Nacional iliteracia
Mandada erigir em 1568 pela Infanta Dona Maria, oitava filha
do Rei D. Manuel I, a Igreja de Santa Engrácia, ali ao alto do campo de Santa
Clara, em Lisboa, foi destruída por um grande temporal em 1681. No ano seguinte,
por obra dos irmãos da Irmandade dos Escravos do Santíssimo Sacramento, a
primeira pedra do novo templo foi lançada pelo Infante D. Pedro, quinto filho
de D. João IV, que viria a ser coroado rei em 1683 e cognominado “o Pacífico”. Ao
que reza a lenda, o templo estaria amaldiçoado pelo fantasma de Simão Pires
Solis, jovem cristão-novo, vítima injustiçada dos horrores da Inquisição, preso,
acusado e julgado, sem prova, de profanação do santuário, quando por ai rondava
enamorado de uma fidalga noviça do Convento de Santa Clara. Ditou a sentença
que ao réu fossem decepadas as mãos e incendiadas à sua vista e, colocado num
poste alto, fosse então queimado vivo e, feito o fogo em pó, as suas cinzas
deitadas ao mar para que de todo se extinguisse a sua memória. Vítima de tal
injustiça Simão Solis amaldiçoaria a reconstrução do templo, que levaria quase
300 anos a ver concluída a sua obra, cujo termino só aconteceria em 1966 por
ordem de António de Oliveira Salazar, jornada que daria origem à popular expressão
“obras de Santa Engrácia”, naquele que é o detalhe mais caricato de um
monumento que é hoje conhecido como Panteão Nacional.

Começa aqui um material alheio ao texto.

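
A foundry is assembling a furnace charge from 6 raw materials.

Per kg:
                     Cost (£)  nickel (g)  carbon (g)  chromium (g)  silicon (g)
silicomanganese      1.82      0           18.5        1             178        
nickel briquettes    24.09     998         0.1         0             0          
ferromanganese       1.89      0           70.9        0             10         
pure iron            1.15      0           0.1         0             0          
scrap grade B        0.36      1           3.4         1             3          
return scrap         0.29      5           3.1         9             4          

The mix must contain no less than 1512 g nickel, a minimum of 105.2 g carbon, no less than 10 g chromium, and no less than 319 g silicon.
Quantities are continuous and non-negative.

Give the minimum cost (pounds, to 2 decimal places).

£41.65

This is a linear program. Let x1 = kg of silicomanganese, x2 = kg of nickel briquettes, x3 = kg of ferromanganese, x4 = kg of pure iron, x5 = kg of scrap grade B, x6 = kg of return scrap.
Minimise 1.82x1 + 24.09x2 + 1.89x3 + 1.15x4 + 0.36x5 + 0.29x6 with:
  998x2 + 1x5 + 5x6 ≥ 1512   (nickel)
  18.5x1 + 0.1x2 + 70.9x3 + 0.1x4 + 3.4x5 + 3.1x6 ≥ 105.2   (carbon)
  1x1 + 1x5 + 9x6 ≥ 10   (chromium)
  178x1 + 10x3 + 3x5 + 4x6 ≥ 319   (silicon)
  x1, x2, x3, x4, x5, x6 ≥ 0.
At the optimum only silicomanganese, nickel briquettes, ferromanganese, return scrap are positive (pure iron, scrap grade B = 0). There the nickel, carbon, chromium, silicon constraints are tight.
Optimal quantities: silicomanganese = 1.7156 kg, nickel briquettes = 1.5104 kg, ferromanganese = 0.99374 kg, return scrap = 0.92049 kg.
Objective = 1.82·1.7156 + 24.09·1.5104 + 1.89·0.99374 + 0.29·0.92049 = 41.6530.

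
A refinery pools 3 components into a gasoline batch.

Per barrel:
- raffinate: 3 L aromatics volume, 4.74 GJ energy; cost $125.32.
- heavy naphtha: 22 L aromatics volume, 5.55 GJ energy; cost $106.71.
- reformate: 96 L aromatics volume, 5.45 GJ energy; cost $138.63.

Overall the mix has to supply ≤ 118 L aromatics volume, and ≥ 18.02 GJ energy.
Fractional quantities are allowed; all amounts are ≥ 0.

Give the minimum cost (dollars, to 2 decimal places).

Set it up as a linear program. Let x1 = barrels of raffinate, x2 = barrels of heavy naphtha, x3 = barrels of reformate.
Minimise 125.32x1 + 106.71x2 + 138.63x3 with:
  3x1 + 22x2 + 96x3 ≤ 118   (aromatics volume)
  4.74x1 + 5.55x2 + 5.45x3 ≥ 18.02   (energy)
  x1, x2, x3 ≥ 0.
The minimum-cost mix takes nothing from raffinate, reformate — only heavy naphtha. Binding constraint: energy.
Optimal quantities: heavy naphtha = 3.2468 barrels.
Objective = 106.71·3.2468 = 346.4660.

$346.47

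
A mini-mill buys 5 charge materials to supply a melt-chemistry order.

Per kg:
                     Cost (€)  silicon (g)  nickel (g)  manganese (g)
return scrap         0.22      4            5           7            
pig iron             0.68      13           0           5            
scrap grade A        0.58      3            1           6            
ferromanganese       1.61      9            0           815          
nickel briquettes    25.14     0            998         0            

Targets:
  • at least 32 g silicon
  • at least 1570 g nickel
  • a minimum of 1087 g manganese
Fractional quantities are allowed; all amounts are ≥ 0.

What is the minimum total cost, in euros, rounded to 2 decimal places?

Let x1 = kg of return scrap, x2 = kg of pig iron, x3 = kg of scrap grade A, x4 = kg of ferromanganese, x5 = kg of nickel briquettes.
min 0.22x1 + 0.68x2 + 0.58x3 + 1.61x4 + 25.14x5 s.t.:
  4x1 + 13x2 + 3x3 + 9x4 ≥ 32   (silicon)
  5x1 + 1x3 + 998x5 ≥ 1570   (nickel)
  7x1 + 5x2 + 6x3 + 815x4 ≥ 1087   (manganese)
  x1, x2, x3, x4, x5 ≥ 0.
At the optimum only return scrap, ferromanganese, nickel briquettes are positive (pig iron, scrap grade A = 0). Binding constraints: silicon, nickel, manganese.
Solving gives x1 = 5.0976, x4 = 1.29, x5 = 1.5476.
Hence cost = 0.22·5.0976 + 1.61·1.29 + 25.14·1.5476 = €42.10504.

€42.11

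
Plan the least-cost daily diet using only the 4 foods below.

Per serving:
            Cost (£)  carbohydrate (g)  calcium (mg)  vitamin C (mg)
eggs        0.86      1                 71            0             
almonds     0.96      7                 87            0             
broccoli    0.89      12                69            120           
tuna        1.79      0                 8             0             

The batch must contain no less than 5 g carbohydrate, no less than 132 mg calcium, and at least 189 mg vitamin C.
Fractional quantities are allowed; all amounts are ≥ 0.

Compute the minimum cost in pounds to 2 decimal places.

£1.66

Treat it as an LP. Let x1 = servings of eggs, x2 = servings of almonds, x3 = servings of broccoli, x4 = servings of tuna.
Minimize 0.86x1 + 0.96x2 + 0.89x3 + 1.79x4 s.t.:
  1x1 + 7x2 + 12x3 ≥ 5   (carbohydrate)
  71x1 + 87x2 + 69x3 + 8x4 ≥ 132   (calcium)
  120x3 ≥ 189   (vitamin C)
  x1, x2, x3, x4 ≥ 0.
The minimum-cost mix takes nothing from eggs, tuna — only almonds, broccoli. There the calcium and vitamin C constraints are tight.
That vertex is x2 = 0.2681, x3 = 1.575.
Hence cost = 0.96·0.2681 + 0.89·1.575 = £1.6591.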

A ideia de um Panteão Nacional data de 1836 e deve a sua
instituição ao então Ministro Passos Manuel com o intuito de homenagear os heróis
da “revolução vintista”, também conhecida como Revolução do Porto, momento
fundamental do Liberalismo português. Já em plena República, em 1916, à Igreja
de Santa Engrácia, cujo desenho do arquiteto João Antunes é justamente
considerado um dos expoentes do barroco português, é acometida a função de Panteão
Nacional mas cuja efetivação plena só teria lugar cinquenta anos depois por ordem
de Salazar, como forma de afirmação do regime contra não só a desconfiança
política num regime ainda abalado pelas ondas de choque das presidenciais de
1958 e do assassinato de Humberto Delgado, bem como da superstição popular que
via no eternamente inacabado monumento um símbolo da fatalidade nacional. Ao historiador
Damião Peres é incumbida a tarefa de liderar a comissão que definiria as honras
de panteão que, em cenotáfios ou tumulares, homenageia e guarda personalidades
tão dispares como D. Nuno Álvares Pereira, Afonso de Albuquerque, Teófilo Braga,
Óscar Carmona, Garrett e Guerra Junqueiro. Já mais recentemente e não sem certa
polémica, as honras de panteão foram concedidas a Amália, Eusébio e Sophia. Hoje,
ao fim de uma longa batalha judicial com os herdeiros, os restos mortais de Eça
de Queiroz recebem também essa distinção, numa cerimónia solene, trasladado o
féretro do grande romancista do cemitério de Santa Cruz do Douro, em Baião, para
uma das salas tumulares da antiga Igreja de Santa Engrácia, num processo
político iniciado pelo deputado socialista José Luís Carneiro, em resposta a um
repto do bisneto do escritor, o também romancista, Afonso Reis Cabral.
“A política é uma arma, em todos os pontos revolta pelas
vontades contraditórias; ali dominam as más paixões; ali luta-se pela avidez do
ganho ou pelo gozo da vaidade; ali há a postergação dos princípios e o desprezo
dos sentimentos; ali há a abdicação de tudo o que o homem tem na alma de nobre,
de generoso, de grande, de racional e de justo; em volta daquela arena
enxameiam os aventureiros inteligentes, os grandes vaidosos, os especuladores
ásperos; há a tristeza e a miséria; dentro há a corrupção, o patrono, o
privilégio. A refrega é dura; combate-se, atraiçoa-se, brada-se, foge-se,
destrói-se, corrompe-se.” Escreveu Eça em 1867, com intemporal sabedoria. Possam
estas vãs prebendas que hoje lhe são apostas reverter em leitores da sua obra e
incrementos nacionais na sua parca e sempre tão equivoca literacia.